ADG7 play the West Holts stage at Glastonbury on Friday.

Have you ever enjoyed an impromptu Korean lesson in the middle of a Glastonbury set before? No? You’re missing out. Ak Dan Gwang Chil, AKA ADG7, brought their amazingly danceable take on Korean traditional music to the West Holts stage earlier in front of a small but extremely enthusiastic crowd. We had two people playing two different types of zither. We had a flautist in sunglasses absolutely killing it. We had double-percussion keeping an irrepressible rhythm the whole time, soloed over by about six different instruments during different songs. We had three singers, one in a stovepipe hat, chiffon shirt and billowing red trousers, and two wearing colourful paper hats. The audience was totally along for this ride, bouncily swaying from one foot to the other, arms aloft.

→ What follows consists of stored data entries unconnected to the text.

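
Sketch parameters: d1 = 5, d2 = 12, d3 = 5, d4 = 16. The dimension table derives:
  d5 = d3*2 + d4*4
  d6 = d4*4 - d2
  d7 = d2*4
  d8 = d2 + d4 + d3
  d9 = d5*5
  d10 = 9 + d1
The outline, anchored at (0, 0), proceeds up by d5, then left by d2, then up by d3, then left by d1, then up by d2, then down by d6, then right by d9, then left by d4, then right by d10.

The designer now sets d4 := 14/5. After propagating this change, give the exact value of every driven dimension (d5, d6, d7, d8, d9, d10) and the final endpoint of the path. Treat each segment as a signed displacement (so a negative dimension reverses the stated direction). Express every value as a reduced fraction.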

Everyone plays with jazz-esque fluidity and precision. The vocals – whether soaring, chanting, or busting out whip-fast lyrics – are perfectly on beat, but annoyingly we can’t actually hear them for the first song and a half, as the mics refused to work. Nonetheless, we could still admire the enviably restrained choreography and brain-blitzingly relentless rhythm. “This next song is about a magic spell that will make all of you happy!”, we’re told when the mics finally start working again, and I’m reminded why it’s always worth going to see a band you’ve never heard of at a festival like this.